Jugar este juego hasta el final, como cuando el Hombre de los Lobos “regresó” a la escena traumática —presenciar el coitus a tergo parental— que había determinado su desarrollo psíquico ulterior, ¿sería tal vez reescribir esa escena de manera tal que, en los hechos, el Hombre de los Lobos solo viera a sus padres acostados, papá leyendo el diario y mamá una novela sentimental? (Por ridículo que parezca este procedimiento, no olvidemos que también tiene su versión políticamente correcta: la de las minorías étnicas, sexuales y demás que reescriben su pasado de una manera más positiva y autoafirmativa). Siempre en la misma línea, uno puede percibir que hoy se propone la reescritura hasta de textos como el Decálogo: ¿Alguno de los mandamientos es demasiado severo? Volvamos a la escena del Monte Sinaí y reescribámosla: adulterio, sí, siempre que sea sincero y sirva a tu objetivo de realización personal profunda.

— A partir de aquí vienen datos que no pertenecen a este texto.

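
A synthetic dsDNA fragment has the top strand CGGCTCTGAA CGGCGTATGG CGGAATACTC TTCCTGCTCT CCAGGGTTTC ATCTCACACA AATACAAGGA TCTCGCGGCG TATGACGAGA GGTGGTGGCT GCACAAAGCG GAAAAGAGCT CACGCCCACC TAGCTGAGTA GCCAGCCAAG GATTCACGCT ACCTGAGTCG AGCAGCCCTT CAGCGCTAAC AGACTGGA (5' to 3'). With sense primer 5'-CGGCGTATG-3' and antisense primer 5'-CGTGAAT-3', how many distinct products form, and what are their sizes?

Two products: 148 bp, 83 bp

The forward primer CGGCGTATG matches the top strand at positions 11–19, 76–84.
The reverse primer's reverse complement is ATTCACG, matching at positions 152–158.
Each forward site pairs with the reverse site to give a product ending at position 158: sizes 148, 83 bp.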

Ejemplo de esto es el libro The Hidden Jesus [El Jesús oculto], de Donald Spoto: una lectura new age-liberal del cristianismo donde a propósito del divorcio podemos leer:
Jesús condenaba claramente el divorcio y el casamiento en segundas nupcias. (…) Pero sin ir más allá y sin decir que el matrimonio no podía disolverse (…) en ninguna de sus enseñanzas se da una situación en la que Jesús ate por siempre a una persona a las consecuencias de su pecado. El trato que les daba a los demás era siempre para liberarlos, no para legislarlos. (…) Es evidente que, en efecto, algunos matrimonios simplemente se acaban, los compromisos se abandonan, las promesas se violan, el amor se traiciona.

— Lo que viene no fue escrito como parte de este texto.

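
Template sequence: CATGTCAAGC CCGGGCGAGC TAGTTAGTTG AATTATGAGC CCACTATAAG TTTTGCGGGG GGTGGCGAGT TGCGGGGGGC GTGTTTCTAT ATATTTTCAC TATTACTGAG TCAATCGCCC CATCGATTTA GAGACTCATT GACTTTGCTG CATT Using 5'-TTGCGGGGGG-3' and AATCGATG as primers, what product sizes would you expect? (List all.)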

Por más empáticas y liberales que nos parezcan, estas líneas muestran una confusión fatal entre lo que es del orden de los altibajos emocionales y lo que hace a un compromiso simbólico incondicional que en principio debería valer justamente cuando ya no cuenta con el apoyo de las emociones directas: “No te divorciarás, salvo que tu matrimonio ‘en efecto’ se acabe y lo vivas como una carga emocional insoportable, que frustra la realización de tu vida”. O sea, no te divorciarás, salvo en el caso de que el divorcio tenga sentido (ya que, ¿quién se divorciaría de un matrimonio que anda bien?).

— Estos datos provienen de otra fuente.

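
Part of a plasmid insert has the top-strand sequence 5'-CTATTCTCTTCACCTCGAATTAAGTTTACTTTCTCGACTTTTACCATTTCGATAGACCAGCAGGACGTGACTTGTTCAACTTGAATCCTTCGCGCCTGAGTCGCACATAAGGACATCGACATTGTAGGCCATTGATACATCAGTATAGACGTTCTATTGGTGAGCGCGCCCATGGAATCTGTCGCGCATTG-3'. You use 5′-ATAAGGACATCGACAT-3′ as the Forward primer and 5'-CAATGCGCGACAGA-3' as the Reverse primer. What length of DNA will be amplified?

Scanning the template, ATAAGGACATCGACAT occurs at positions 107–122; this primer anneals to the bottom strand there with its 3' end pointing downstream.
The reverse primer's reverse complement is TCTGTCGCGCATTG, which matches the template at positions 178–191.
Amplicon spans positions 107–191: 85 bp.

85 bp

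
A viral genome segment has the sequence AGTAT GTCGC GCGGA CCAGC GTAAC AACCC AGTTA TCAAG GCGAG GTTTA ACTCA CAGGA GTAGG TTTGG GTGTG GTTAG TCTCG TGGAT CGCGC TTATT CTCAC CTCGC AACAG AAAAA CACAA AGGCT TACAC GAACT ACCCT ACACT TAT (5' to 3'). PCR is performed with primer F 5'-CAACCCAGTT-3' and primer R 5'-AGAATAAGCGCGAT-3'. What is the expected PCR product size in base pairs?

78 bp

Forward primer CAACCCAGTT is found on the top strand at positions 25–34.
The reverse primer's reverse complement is ATCGCGCTTATTCT, which matches the template at positions 89–102.
Amplicon spans positions 25–102: 78 bp.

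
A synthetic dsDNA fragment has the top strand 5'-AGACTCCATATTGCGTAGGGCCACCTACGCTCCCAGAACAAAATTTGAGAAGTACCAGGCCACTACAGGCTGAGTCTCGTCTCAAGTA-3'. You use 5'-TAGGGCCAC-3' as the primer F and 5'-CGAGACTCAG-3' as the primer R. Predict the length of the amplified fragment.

64 bp

Forward primer TAGGGCCAC is found on the top strand at positions 16–24.
Reverse complement of the reverse primer: CTGAGTCTCG. This occurs on the top strand at positions 70–79.
Product length = (reverse-primer end) − (forward-primer start) + 1 = 79 − 16 + 1 = 64 bp.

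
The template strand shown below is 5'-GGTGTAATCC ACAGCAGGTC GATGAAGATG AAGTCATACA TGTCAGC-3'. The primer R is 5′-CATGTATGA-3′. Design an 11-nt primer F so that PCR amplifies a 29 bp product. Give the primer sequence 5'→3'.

The reverse primer's reverse complement TCATACATG matches the template at positions 34–42, so the product ends at position 42.
A 29 bp product then starts at position 42 − 29 + 1 = 14.
The forward primer is identical to the top strand there: GCAGGTCGATG.

5'-GCAGGTCGATG-3'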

Lo que desaparece en esta disponibilidad total del pasado a su subsiguiente reescritura retroactiva no son primordialmente los hechos duros, sino lo Real de un encuentro traumático cuyo papel estructurante en la economía psíquica del sujeto se resiste para siempre a su reescritura simbólica. Emblemática en este punto es la figura de Juan Pablo II. Incluso personas que respetan su posición moral como papa y lo admiran reconocen, sin embargo, que hay algo irremediablemente anticuado en su figura, algo medieval, atado a dogmas antiguos, desconectado de las demandas de los nuevos tiempos. ¿Cómo alguien puede ignorar hoy en día la contracepción, el divorcio, el aborto? ¿No son acaso cosas que simplemente ocurren, hechos de nuestra vida? ¿Cómo puede ser que el papa niegue el derecho a abortar incluso de una monja embarazada producto de una violación (como ocurrió entre las monjas violadas durante la guerra en Bosnia)? ¿No es evidente que, aun cuando fuésemos personas que se oponen por principios al aborto, deberíamos, ante casos extremos, atenuar nuestros principios y habilitar ciertas concesiones? Aquí es donde comprendemos por qué el Dalai Lama es una figura mucho más acorde con nuestra permisiva posmodernidad: es alguien que nos ofrece un vago y agradable espiritualismo sin obligaciones específicas, en el que cualquier persona, hasta la estrella más decadente de Hollywood, puede ser su seguidor sin tener que renunciar a su estilo de vida promiscuo y su ambición de dinero. El papa, por el contrario, nos recuerda que a toda actitud propiamente ética se llega pagando un precio, y es ese apego suyo, inflexible, a los valores antiguos, y esa disposición rigurosa a desestimar las demandas “realistas” de nuestra época incluso cuando se esgrimen con argumentos que pueden parecernos obvios (como en el caso de las monjas violadas), lo que hace de él una auténtica figura ética.